1
votes

I'm trying figure out how to write a Haskell Parsec parser for consuming any of these Ruby expressions:

   hello("test", 'test2') 
   my_variable
   hello(world("test"))
   (hello + " " + world)

When the parser starts parsing at the beginning of any of these items, it should return the whole string and stop parsing at the end of item. If any of these items is followed by a comma, that comma should not be consumed.

I've tried a few times to write a parser for these types of expressions but with no success. It's not necessary to parse the sub-components of these expressions -- I don't need a full AST. I just need to consume and capture these sorts of chunks.

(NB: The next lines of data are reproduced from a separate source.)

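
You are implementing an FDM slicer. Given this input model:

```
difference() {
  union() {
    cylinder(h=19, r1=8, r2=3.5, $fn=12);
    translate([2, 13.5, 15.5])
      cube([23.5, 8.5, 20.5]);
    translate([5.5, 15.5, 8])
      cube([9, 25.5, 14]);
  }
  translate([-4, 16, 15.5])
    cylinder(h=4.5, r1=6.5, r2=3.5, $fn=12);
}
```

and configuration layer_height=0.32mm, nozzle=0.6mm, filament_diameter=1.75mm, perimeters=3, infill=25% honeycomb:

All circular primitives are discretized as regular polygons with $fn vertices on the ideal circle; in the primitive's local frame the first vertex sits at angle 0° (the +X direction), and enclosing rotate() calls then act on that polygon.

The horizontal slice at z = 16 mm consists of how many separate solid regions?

2

At z = 16 mm: the cone (r1=8→r2=3.5) has section circumradius 4.211 here — a regular 12-gon; the cube at (2, 13.5) is present — its section is the full 23.5×8.5 rectangle; the cube at (5.5, 15.5) (footprint 9×25.5) is included at this height; Combining (union): the regions partially overlap (shared area 58.50 mm²), so overlapping operands fuse into one piece — 2 connected regions; the cone at (-4, 16): at t=0.111 of its height the radius interpolates to r₁+(r₂−r₁)t = 6.167, giving a regular 12-gon of that circumradius; Taking the first minus the rest: starting from the result so far, the cone at (-4, 16) partially overlaps it — only the 0.10 mm² overlap (of its 114.08 mm²) is removed, clipping the outline — 2 connected regions. The result has 2 disconnected regions.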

I thought maybe an adequate heuristic could involve just balancing any parentheses and eating all the content within outer balanced parentheses, in addition to any preceding identifier. But I need some help writing a parser that works this way.

1
It doesn't make sense to try to parse without parsing everything. Either (a) write a structured, correct parser, or (b) write something that eats the input, does some counting and tracking but doesn't actually parse it. You'll find it hard to do (b) with parsec. The key question is correctness: how will you parse this(example + "(with" + (weird ("bracketing)?")+"(")) unless you parse strings? You should bite the bullet and write a string parser first, then an identifier parser, then mutually recursive expression, argumentList and function parsers. You don't have to return an AST.AndrewC
That makes sense. Thanks for the advice.dan
@AndrewC since your comment appeared to answer this, do you mind posting it as an answer to move this off "unanswered questions"?sclv
@sclv Done. I'm not sure it's a stupendous answer, but I completely take the point about the list.AndrewC

1 Answers

1
votes

It doesn't make sense to try to parse without parsing everything. Either (a) write a structured, correct parser, or (b) write something that eats the input, does some counting and tracking but doesn't actually parse it. You'll find it hard to do (b) with parsec. The key question is correctness: how will you parse this(example + "(with" + (weird ("bracketing)?")+"(")) unless you parse strings? You should bite the bullet and write a string parser first, then an identifier parser, then mutually recursive expression, argumentList and function parsers. You don't have to return an AST.